The statute was subsequently updated to “refer to modern constitutional standards — but only as to films and still pictures,” according to McDonald’s complaint.
She claims Idaho Code Section 23-614 is so antiquated and vague that it prohibits performances and physical displays akin to some of history’s most well-known figures.
“The statute casts an incredibly wide net that captures Tony-award winning plays, acclaimed ballets, and even gestures as staid and familiar as ‘Elvis’ gyrating hips’ within its vague prohibitions,” the lawsuit states.
The Idaho State Police did not immediately return a request for comment made Monday night.
The Visual Arts Collective, McDonald and the Alley Repertory Theater Inc. are the plaintiffs in Thursday’s complaint.
The named defendants include Director of the Idaho State Police Col. Ralph Powell, Deputy Director Col.
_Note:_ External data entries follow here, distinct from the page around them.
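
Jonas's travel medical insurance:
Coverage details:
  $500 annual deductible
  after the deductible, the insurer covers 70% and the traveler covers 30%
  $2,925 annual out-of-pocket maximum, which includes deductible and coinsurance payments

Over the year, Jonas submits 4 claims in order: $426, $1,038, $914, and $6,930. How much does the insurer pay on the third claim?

Bill 1, $426: entire amount goes to the deductible. Cost to traveler: $426. OOP to date $426. Plan pays $426 − $426 = $0.
Bill 2, $1,038: $74 to deductible, leaving $964; coinsurance $964 × 30% = $289.20. Cost to traveler: $363.20. OOP to date $789.20. Plan pays $1,038 − $363.20 = $674.80.
Bill 3, $914: deductible met; 30% of $914 = $274.20. Cost to traveler: $274.20. OOP to date $1,063.40. Plan pays $914 − $274.20 = $639.80.

$639.80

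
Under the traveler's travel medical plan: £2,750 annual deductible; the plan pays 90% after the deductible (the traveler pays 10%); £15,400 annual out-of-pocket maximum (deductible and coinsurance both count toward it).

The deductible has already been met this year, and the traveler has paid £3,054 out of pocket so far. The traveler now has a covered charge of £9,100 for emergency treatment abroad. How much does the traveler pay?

£910

The deductible is already satisfied, so the full bill goes to coinsurance.
Traveler's 10% share of £9,100 is £910.
Total out-of-pocket so far would be £3,054 + £910 = £3,964, below the £15,400 cap — no reduction.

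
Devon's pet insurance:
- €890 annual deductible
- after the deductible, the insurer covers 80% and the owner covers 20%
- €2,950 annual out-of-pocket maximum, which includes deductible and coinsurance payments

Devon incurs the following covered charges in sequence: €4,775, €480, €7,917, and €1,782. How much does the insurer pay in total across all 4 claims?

Claim 1 (€4,775): €890 to deductible, leaving €3,885; coinsurance €3,885 × 20% = €777. Owner pays €1,667; OOP now €1,667. Insurer: €4,775 − €1,667 = €3,108.
Claim 2 (€480): 20% coinsurance on €480 = €96. Cost to owner: €96. OOP to date €1,763. Insurer: €480 − €96 = €384.
Claim 3 (€7,917): deductible already satisfied, so owner's share is 20% × €7,917 = €1,583.40. Adding that to €1,763 gives €3,346.40, past the €2,950 cap; owner pays only €2,950 − €1,763 = €1,187. Plan pays €7,917 − €1,187 = €6,730.
Claim 4 (€1,782): 20% coinsurance on €1,782 = €356.40. OOP would hit €3,306.40 > €2,950, so the cap limits the owner to €2,950 − €2,950 = €0. Plan pays €1,782 − €0 = €1,782.
Insurer total: €3,108 + €384 + €6,730 + €1,782 = €12,004.

€12,004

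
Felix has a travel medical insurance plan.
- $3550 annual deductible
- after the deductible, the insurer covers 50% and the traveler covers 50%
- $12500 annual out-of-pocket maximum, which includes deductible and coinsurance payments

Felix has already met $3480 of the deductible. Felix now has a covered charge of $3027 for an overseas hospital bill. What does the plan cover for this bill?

$1478.50

Remaining deductible: $3550 − $3480 = $70.
After the $70 deductible portion, $3027 − $70 = $2957 is subject to coinsurance.
Traveler's 50% share of $2957 is $1478.50.
That puts the traveler's cost at $70 + $1478.50 = $1548.50 before any cap.
Total out-of-pocket so far would be $3480 + $1548.50 = $5028.50, below the $12500 cap — no reduction.
Insurer pays the balance: $3027 − $1548.50 = $1478.50.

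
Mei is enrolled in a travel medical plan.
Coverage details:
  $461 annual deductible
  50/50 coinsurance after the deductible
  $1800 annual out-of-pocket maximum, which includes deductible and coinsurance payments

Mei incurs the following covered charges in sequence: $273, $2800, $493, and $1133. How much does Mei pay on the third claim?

Claim 1 ($273): fully absorbed by the deductible. Traveler owes $273 (running OOP $273).
Claim 2 ($2800): $188 to deductible, leaving $2612; 50% of $2612 = $1306. Cost to traveler: $1494. OOP to date $1767.
Claim 3 ($493): 50% coinsurance on $493 = $246.50. Adding that to $1767 gives $2013.50, past the $1800 cap; traveler pays only $1800 − $1767 = $33.

$33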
Kedrick Wills, Bureau Chief of the Alcohol Beverage Control Capt. Russell Wheatley, Detective George Szeles and Specialist Jeremich West.
The plaintiffs allege violations of their First and Fourteenth Amendment rights to free speech and equal protection.
They seek a temporary, preliminary and permanent injunction barring law enforcement from enforcing the challenged statute. They want the court to strike down the statute in its entirety to prevent the chilling of free speech and to declare Idaho Code Section 23-614 unconstitutional. Their complaint also seeks costs and attorneys’ fees.
The plaintiffs are represented by Eppink, Deborah Ferguson and Craig Durham of Ferguson Durham in Boise, and Jack Van Valkenburgh in Boise.
CORRECTION: A previous version of this story referred to McDonald as the owner of Visual Arts Collective. She is an artist, producer, director and instructor who regularly performs at the collective, according to the complaint. Courthouse News regrets the error.